The conceptual confusion surrounding regulatory shaming also has practical consequences in policymaking. Mischaracterizing shaming initiatives as straightforward transparency efforts may blind policymakers to the nuances of behavior modification, omitting critical design elements such as timing, linguistic framing, and dissemination channels necessary for effective shaming. Moreover, the absence of explicit discussion on shaming’s mechanisms reduces opportunities to develop metrics for evaluating the success of such policies or to establish legal protections balancing reputational harms with fairness and due process.
Despite these challenges, the transformative potential of regulatory shaming warrants greater scholarly and institutional attention. Emerging research in law, public policy, and economics points to shaming as a non-coercive tool able to leverage social norms, reputational sensitivity, and stakeholder activism to complement traditional enforcement mechanisms. As digital technologies and social media amplify the visibility and speed of information dissemination, regulatory shaming becomes a more formidable means of influencing corporate behavior with fewer resource demands on regulatory agencies.
In conclusion, the evolving landscape of regulatory information sharing demands a clearer conceptual framework that distinguishes transparency, disclosure, and shaming while recognizing their interrelatedness. Clarifying these distinctions can improve regulatory design, facilitate informed legislative debate, and enhance judicial understanding.

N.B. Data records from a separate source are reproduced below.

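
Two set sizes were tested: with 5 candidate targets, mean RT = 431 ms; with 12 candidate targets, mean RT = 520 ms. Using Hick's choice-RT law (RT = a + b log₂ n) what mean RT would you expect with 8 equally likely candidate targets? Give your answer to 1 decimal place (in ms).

478.8 ms

Solve the two-equation system in a and b:
  b = (520 − 431) / (log₂ 12 − log₂ 5) = 89 / (3.5850 − 2.3219) = 70.465 ms/bit
  a = 431 − 70.465 × 2.3219 = 267.385 ms
Then RT(8) = 267.385 + 70.465 × log₂ 8 = 267.385 + 70.465 × 3 ≈ 478.780 ms.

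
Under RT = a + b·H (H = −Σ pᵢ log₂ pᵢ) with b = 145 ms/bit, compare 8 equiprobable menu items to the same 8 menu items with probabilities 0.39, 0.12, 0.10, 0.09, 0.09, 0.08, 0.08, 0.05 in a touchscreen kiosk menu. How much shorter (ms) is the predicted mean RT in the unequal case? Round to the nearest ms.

The RT saving is b·ΔH. Equiprobable H₀ = log₂(8) = 3.0000 bits; with the given probabilities H = 2.6535 bits.
b·(H₀ − H) = 145 × (3.0000 − 2.6535) = 50.25 ms.

50 ms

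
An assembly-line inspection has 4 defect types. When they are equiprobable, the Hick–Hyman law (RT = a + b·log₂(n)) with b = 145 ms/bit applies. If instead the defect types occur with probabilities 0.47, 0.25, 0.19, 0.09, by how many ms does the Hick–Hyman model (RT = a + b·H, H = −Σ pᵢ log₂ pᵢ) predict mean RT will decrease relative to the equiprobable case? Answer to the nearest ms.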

Most importantly, it can unlock the full potential of regulatory shaming lists as dynamic instruments wielding reputational power to promote compliance, societal welfare, and environmental stewardship. As governments navigate this complex terrain, embracing precise definitions and strategic communication will be essential to ensuring that such policies not only ‘get the price right’ but also foster genuine accountability beyond mere information provision.
Subject of Research: Regulatory shaming within governmental transparency and disclosure frameworks.
Article Title: Colouring outside the lines: a regulatory shaming framework for black, red, white, and green lists.